Once hailed as a post-civil war success story, Mozambique, he says, is a country in crisis, paralysed by rampant corruption, a weak judiciary, an ineffectual and criminally compromised police force, and powerful criminal syndicates with tentacles reaching into every level of the state.
Many of Mozambique’s political elite, according to Global Initiative, have grown fat on the proceeds of the patronage networks that grew and festered for a decade under the country’s former president, Armando Guebuza.
“His successor, Filipe Nyusi, is still grappling with Guebuza’s toxic legacy and, more than a year since he took office, has yet to solidify control over the state and Frelimo, the ruling party.”
Added to Mozambique’s problems is its role as a key regional money-laundering hub, a dramatic increase in kidnappings-for-ransom and a series of high profile assassinations that, among others, have claimed the lives of a judge, journalists and, most recently, a prosecutor....
The Global Initiative report highlights the increasing role and impunity of North Korean diplomats in criminal activities in the southern African region. An example was the arrest, in Maputo in May 2015, of a North Korean diplomat and a Taekwon-Do instructor after 4.5kg of rhino horn and $100,000 was found in their vehicle. Police detained them and impounded the vehicle.
Within hours of learning of the incident, the North Korean ambassador to South Africa, Yong Man-ho, was on a flight from Johannesburg to Maputo. The diplomats were released after paying $30,000 and the vehicle was returned to them....
Since the mid-1970s, North Korea’s involvement in transnational organised crime – particularly drug and cigarette trafficking, weapons smuggling and the production of counterfeit US currency – has grown steadily, peaking during the severe economic crisis and famine the country faced in the early and mid-1990s.
North Korean embassy officials have been implicated in 16 of the 29 smuggling cases involving diplomats that Global Initiative identified in a variety of sources dating from 1986.
A 2007 assessment of illicit activity and smuggling networks concluded that “North Korea possesses sophisticated smuggling capabilities developed from years of transnational criminal activity, driven by economic necessity and justified with ideological veneer”. These illicit activities are said to be controlled by a shadowy agency known as Division 39....
With most of the planet’s rhinos in Kruger Park, which borders on Mozambique, the future of the species remains extremely tenuous unless South Africa and the world takes action to hold Maputo and North Korea to account.

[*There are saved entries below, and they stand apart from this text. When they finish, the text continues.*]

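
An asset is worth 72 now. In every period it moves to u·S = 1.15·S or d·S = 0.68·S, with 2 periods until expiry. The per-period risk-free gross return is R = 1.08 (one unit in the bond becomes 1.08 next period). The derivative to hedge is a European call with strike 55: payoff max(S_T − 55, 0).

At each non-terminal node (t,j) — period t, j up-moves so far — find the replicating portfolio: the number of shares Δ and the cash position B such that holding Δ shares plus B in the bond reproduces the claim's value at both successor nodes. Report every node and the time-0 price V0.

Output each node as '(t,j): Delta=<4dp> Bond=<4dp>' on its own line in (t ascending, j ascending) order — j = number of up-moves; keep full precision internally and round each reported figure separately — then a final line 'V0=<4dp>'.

(0,0): Delta=0.9115 Bond=-40.3717
(1,0): Delta=0.0567 Bond=-1.7469
(1,1): Delta=1.0000 Bond=-50.9259
V0=25.2592

The replicating-portfolio and risk-neutral prices coincide; use p* = (1.08−0.68)/(1.15−0.68) = 0.8511 for the latter.
Terminal values V(2,·): V(2,0)=0.0000, V(2,1)=1.3040, V(2,2)=40.2200
(1,0): S=48.9600. Δ = (V_up−V_dn)/(S_up−S_dn) = (1.3040−0.0000)/(56.3040−33.2928) = 0.0567. V = [p*·1.3040 + (1−p*)·0.0000]/1.08 = 1.0276. B = V − Δ·S = -1.7469.
(1,1): S=82.8000. Δ = (V_up−V_dn)/(S_up−S_dn) = (40.2200−1.3040)/(95.2200−56.3040) = 1.0000. V = [p*·40.2200 + (1−p*)·1.3040]/1.08 = 31.8741. B = V − Δ·S = -50.9259.
(0,0): S=72.0000. Δ = (V_up−V_dn)/(S_up−S_dn) = (31.8741−1.0276)/(82.8000−48.9600) = 0.9115. V = [p*·31.8741 + (1−p*)·1.0276]/1.08 = 25.2592. B = V − Δ·S = -40.3717.
Self-financing check: at every node Δ·S+B equals the discounted successor values.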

Nor should we too sanguine about the new president Nyusi's attempts to come to grips with his predecessor Guebuza's "toxic legacy".
Although Nyussi was regarded as relatively obscure compared to the other candidates, he was the candidate most closely identified with President Guebuza. It was generally believed that the selection of Nyussi as Frelimo's candidate would enable Guebuza, who was required to step down due to term limits, to retain substantial power after leaving office.
And let's not forget the heroic statue of Frelimo leader and national hero Somora Machel, in the centre of Independence Square, Maputo:
President Nyusi was in Japan earlier this month:
Mozambican President Filipe Nyusi and Japanese Prime Minister Shinzo Abe on Wednesday sharply condemned North Korea for its nuclear programme.
A joint statement issued in Tokyo after talks between the two leaders said they “condemned in the strongest terms North Korea's nuclear tests and repeated missile launches and underlined the need to maintain peace, security and stability in the region by fully implementing the relevant U.N. Security Council resolutions.”...
This is the first public condemnation of North Korea's nuclear tests by a Mozambican leader. Mozambique has longstanding relations with North Korea.
Confusing signals, then. But he had to say that when visiting Japan. His later comments to the DPRK ambassador suggest that nothing much has really changed.